An international team of astronomers has reported the detection of a third planet going around Beta Pictoris, the second brightest star of the southern constellation Pictor (the easel). The new planet has been playing a big game of hide-and-seek with astronomers for over 10 years.
Beta Pictoris b was one of the first exoplanets directly imaged and is quite bright. We knew there was a second planet, Beta Pictoris c, also present in the system, which is 63 light-years away from us. It turns out, Beta Pictoris b's glare was hiding the signature of a third companion planet, a much fainter world, that we now know as Beta Pictoris d.
It's 100 times fainter than Beta Pictoris b.
Dr Ben Sutliieff
“We found a third exoplanet orbiting Beta Pictoris, a very famous exoplanet system,” co-lead author of the new study Dr Ben Sutlieff, from the University of Edinburgh, told IFLScience.
“It was the first system in which we ever imaged a circumstellar debris disk, and also the system where Beta Pictoris b, which was one of the first directly imaged planets, was found."
The new Beta Pictoris d is the faintest planet ever directly imaged from the ground. It is much lighter than other directly imaged worlds. While the other two planets in the system are about 10 times the mass of Jupiter, this one is still a gas giant but only 2.4 times the mass. It also orbits much farther out, going around the star – which is much larger and brighter than our Sun – every 91 years. That is a huge orbi. Most known gas giant exoplanets orbit their stars in days or weeks.
A serendipitous discovery
The team actually set out to look at Beta Pictoris b, using the ERIS instrument on the European Southern Observatory’s Very Large Telescope (VLT) to directly image and study how the exoplanet changed over time. However, when they looked at their images, they realized they were seeing something else there, too.
Sutlieff stressed just what a technical achievement this discovery is. Other methods of discovering exoplanets make use of the star’s light and seeing changes due to wobbles, as planets pull on their stars, or by transit, with the planet eclipsing a tiny bit of the star.
Direct imaging requires seeing the planet, so it needs to be bright enough to show up against its bright star and also, in this case, against its companions.
“It's 100 times fainter than Beta Pictoris b,” Sutlieff told IFLScience. “It's quite exciting to be able to push to find fainter and lower-mass exoplanets using direct imaging.”
To confirm their detection, they used new processing techniques for archival data to look through ESO's archive observations and found the planet had been hiding in these archives for decades.
Sometimes there are treasures still waiting to be found in old data or in systems that are well known.
Dr Ben Sutlieff
This system is only the second multi-planet system with more than two planets directly imaged. The first one is called HR 8799. Multi-planet systems are incredibly important in studying the evolution of planets and how location and masses can shape that.

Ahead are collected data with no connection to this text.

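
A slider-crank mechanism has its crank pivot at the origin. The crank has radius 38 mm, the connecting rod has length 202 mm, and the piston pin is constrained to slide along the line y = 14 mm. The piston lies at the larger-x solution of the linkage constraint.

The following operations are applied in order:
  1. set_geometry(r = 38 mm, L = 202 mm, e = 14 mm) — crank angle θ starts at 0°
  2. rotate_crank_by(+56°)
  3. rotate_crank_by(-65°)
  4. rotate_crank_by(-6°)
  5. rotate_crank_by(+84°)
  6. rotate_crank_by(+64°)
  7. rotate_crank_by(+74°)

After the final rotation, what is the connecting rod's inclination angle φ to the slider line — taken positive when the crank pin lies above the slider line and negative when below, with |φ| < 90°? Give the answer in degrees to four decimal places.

set_geometry: r = 38 mm, L = 202 mm, e = 14 mm; θ ← 0°
rotate_crank_by(+56°): θ ← 0° +56° = 56°
rotate_crank_by(-65°): θ ← 56° -65° = -9°
rotate_crank_by(-6°): θ ← -9° -6° = -15°
rotate_crank_by(+84°): θ ← -15° +84° = 69°
rotate_crank_by(+64°): θ ← 69° +64° = 133°
rotate_crank_by(+74°): θ ← 133° +74° = 207°
crank pin P = (r cos θ, r sin θ) = (-33.858248, -17.251639)
h = r sin θ − e = -17.251639 − 14 = -31.251639
sin φ = h / L = -31.251639 / 202 = -0.15471108
φ = arcsin(-0.15471108) = -8.900040°

-8.9000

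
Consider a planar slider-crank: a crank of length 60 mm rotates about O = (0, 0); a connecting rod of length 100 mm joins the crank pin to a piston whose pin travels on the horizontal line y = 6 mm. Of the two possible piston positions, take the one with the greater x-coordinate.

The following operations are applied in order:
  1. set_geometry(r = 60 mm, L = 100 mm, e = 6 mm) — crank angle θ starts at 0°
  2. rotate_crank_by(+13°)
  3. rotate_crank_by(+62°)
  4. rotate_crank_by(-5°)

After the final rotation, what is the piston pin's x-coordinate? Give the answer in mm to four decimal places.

set_geometry: r = 60 mm, L = 100 mm, e = 6 mm; θ ← 0°
rotate_crank_by(+13°): θ ← 0° +13° = 13°
rotate_crank_by(+62°): θ ← 13° +62° = 75°
rotate_crank_by(-5°): θ ← 75° -5° = 70°
crank pin P = (r cos θ, r sin θ) = (20.521209, 56.381557)
h = r sin θ − e = 56.381557 − 6 = 50.381557
x = r cos θ + √(L² − h²) = 20.521209 + √(10000.0 − 2538.3013) = 20.521209 + 86.381125 = 106.902333

106.9023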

“If they formed in the same system, they formed from the same material; they're all roughly the same age,” Dr Sutlieff told IFLScience. “This really lets us understand how the way that these planets form and where they form can have an impact on what they end up being like in their later life.”

The work also stresses the importance of reinvestigating known objects and systems because you never know what has been missed by older instruments and techniques.

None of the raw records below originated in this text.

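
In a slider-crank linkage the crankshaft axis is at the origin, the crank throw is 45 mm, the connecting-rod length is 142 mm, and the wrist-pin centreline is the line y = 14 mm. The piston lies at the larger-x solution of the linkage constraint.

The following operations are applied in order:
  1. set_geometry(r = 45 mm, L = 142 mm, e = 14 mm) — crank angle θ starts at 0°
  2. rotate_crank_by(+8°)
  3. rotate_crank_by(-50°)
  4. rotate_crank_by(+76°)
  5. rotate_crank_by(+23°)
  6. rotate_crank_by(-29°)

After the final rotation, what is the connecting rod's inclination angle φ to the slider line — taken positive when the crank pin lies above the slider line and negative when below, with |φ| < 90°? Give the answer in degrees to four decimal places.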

“Sometimes there are treasures still waiting to be found in old data or in systems that are well known,” Dr Sutlieff told IFLScience.
The team led by Sutlieff and Markus Bonse, an ESO astronomer in Germany, were not the only ones that had this idea. An independent team led by Aidan Gibbs at the University of California used JWST to also discover this planet.
While the Sutlieff-Bonse team could get a better handle on the orbit of the system, the JWST observations were able to capture insight into the planet’s atmosphere, which appears to be rich in carbon dioxide.
More follow-up studies will be necessary on this system to characterize this new planet. Maybe there are more hiding here. The next-generation telescopes coming online in the next few years – ESO’s Extremely Large Telescope (ELT) and the Giant Magellan Telescope, which should be capable of directly imaging rocky worlds – might reveal more planets hiding in this and other systems.
“I would not be at all surprised if there are rocky planets in Beta Pictoris,” Dr Sutlieff told IFLScience. “With ELT, the Giant Magellan Telescope, maybe we're going to be able to start detecting those as well!”
Both papers are published in The Astrophysical Journal Letters.